Andrzej Poła

Differential interaction of Sophora isoflavonoids with lipid bilayers.

The mechanisms of some biological effects exerted by flavonoids (e.g. activity against lipid oxidation, multidrug resistance modulation) may involve their interactions with lipid bilayers. Due to variety of substituents attached to the flavonoid nucleus individual isoflavones significantly differ in their properties; in particular they may differently interact with membranes. For this reason we have investigated the interactions of different isoflavones with lipid bilayers. The influence of four plant isoflavones on the phase transitions of dipalmitoylphosphatidylcholine (DPPC) and on liposome aggregation was studied, using microcalorimetry and absorption measurements, respectively. We found that isoflavones substituted with one or two prenyl groups less effectively induce liposome aggregation than more polar ones, possessing no prenyl groups. For aggregation-promoting compounds, rather small differences in the influence on phosphatidylcholine, phosphatidylserine and phosphatidylinositol liposomes were recorded. On the other hand, the alteration of DPPC phase transitions by prenyl-substituted isoflavones was more pronounced than changes induced by non-prenyl ones. On the basis of observed effects we conclude that prenyl-substituted isoflavones penetrate deeper into the lipid bilayer while more polar ones act closer to the membrane surface. Comparing our results with biological tests it seems that interactions with the hydrophobic core of membranes are responsible for the activity of the studied isoflavones.

Neither lipophilicity nor membrane-perturbing potency of phenothiazine maleates correlate with the ability to inhibit P-glycoprotein transport activity

Although phenothiazines are known as multidrug resistance modifiers, the molecular mechanism of their activity remains unclear. Since phenothiazine molecules are amphiphilic, the interactions with membrane lipids may be related, at least partially, to their biological effects. Using the set of phenothiazine maleates differing in the type of phenothiazine ring substitution at position 2 and/or in the length of the alkyl bridge-connecting ring system and side chain group, we investigated if their ability to modulate the multidrug resistance of cancer cells correlated with model membrane perturbing potency. The influence exerted on lipid bilayers was determined by liposome/buffer partition coefficient measurements (using the absorption spectra second-derivative method), fluorescence spectroscopy and calorimetry. Biological effects were assessed by a flow cytometric functional test based on differential accumulation of fluorescent probe DiOC2(3) by parental and drug-resistant cells. We found that all phenothiazine maleates were incorporated into lipid bilayers and altered their biophysical properties. With only few exceptions, the extent of membrane perturbation induced by phenothiazine maleates correlated with their lipophilicity. Within the group of studied derivatives, the compounds substituted with CF3- at position 2 of phenothiazine ring were the most active membrane perturbants. No clear relation was found between effects exerted by phenothiazine maleates on model membranes and their ability to modulate P-glycoprotein transport activity.

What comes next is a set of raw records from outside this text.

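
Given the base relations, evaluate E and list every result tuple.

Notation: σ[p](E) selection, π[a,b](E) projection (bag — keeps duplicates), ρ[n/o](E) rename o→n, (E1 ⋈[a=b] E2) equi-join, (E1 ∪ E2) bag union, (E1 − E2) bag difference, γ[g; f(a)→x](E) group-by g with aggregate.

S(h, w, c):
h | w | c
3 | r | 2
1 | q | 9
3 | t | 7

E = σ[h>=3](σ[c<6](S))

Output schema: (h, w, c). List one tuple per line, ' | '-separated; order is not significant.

Subexpression sizes:
  S → 3
  σ[c<6](S) → 1
  σ[h>=3](σ[c<6](S)) → 1

== RESULT ==
h | w | c
3 | r | 2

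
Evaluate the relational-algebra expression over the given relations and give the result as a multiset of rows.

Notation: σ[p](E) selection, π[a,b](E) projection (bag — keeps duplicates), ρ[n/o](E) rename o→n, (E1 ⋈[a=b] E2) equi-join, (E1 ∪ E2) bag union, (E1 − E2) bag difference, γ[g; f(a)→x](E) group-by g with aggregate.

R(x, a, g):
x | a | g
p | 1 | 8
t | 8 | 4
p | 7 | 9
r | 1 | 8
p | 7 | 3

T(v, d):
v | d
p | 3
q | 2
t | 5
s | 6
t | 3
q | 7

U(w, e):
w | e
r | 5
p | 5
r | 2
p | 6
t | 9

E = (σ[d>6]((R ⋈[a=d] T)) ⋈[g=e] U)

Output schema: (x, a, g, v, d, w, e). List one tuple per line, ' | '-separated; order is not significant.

Subexpression sizes:
  R → 5
  T → 6
  (R ⋈[a=d] T) → 2
  σ[d>6]((R ⋈[a=d] T)) → 2
  U → 5
  (σ[d>6]((R ⋈[a=d] T)) ⋈[g=e] U) → 1

== RESULT ==
x | a | g | v | d | w | e
p | 7 | 9 | q | 7 | t | 9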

Increased lipid peroxidation, apoptosis and selective cytotoxicity in colon cancer cell line LoVo and its doxorubicin-resistant subline LoVo/Dx in the presence of newly synthesized phenothiazine derivatives

Cancer cells often develop the resistance to pro-apoptotic signaling that makes them invulnerable to conventional treatment. Therapeutic strategies that make cancer cells enter the path of apoptosis are desirable due to the avoidance of inflammatory reaction that usually accompanies necrosis. In the present study phenothiazines (fluphenazine and four recently synthesized derivatives) were investigated in order to identify compounds with a potent anticancer activity. Since phenothiazines are known as multidrug resistance modulators the sensitive human colorectal adenocarcinoma cell line (LoVo) and its doxorubicin-resistant, ABCB1 overexpressing, subline (LoVo/Dx) have been employed as a model system. In studied cancer cells cytotoxic effect of the phenothiazine derivatives was accompanied by apoptosis and autophagy induction as well as by the increase of cellular lipid peroxidation and intracellular reactive oxygen species generation. Molecular modelling revealed that reactivity of phenothazines (manifested by their low energy gap) but not lipophilicity was positively correlated with their anticancer potency, pro-oxidant properties and apoptosis induction ability. Additionally, some of the studied compounds turned out to be more potent cytotoxic and pro-apoptotic agents in doxorubicin-resistant (LoVo/Dx) cells than in sensitive ones (LoVo). The hypothesis was assumed that studied phenothiazine derivatives induced apoptotic cell death by increasing the production of reactive oxygen species.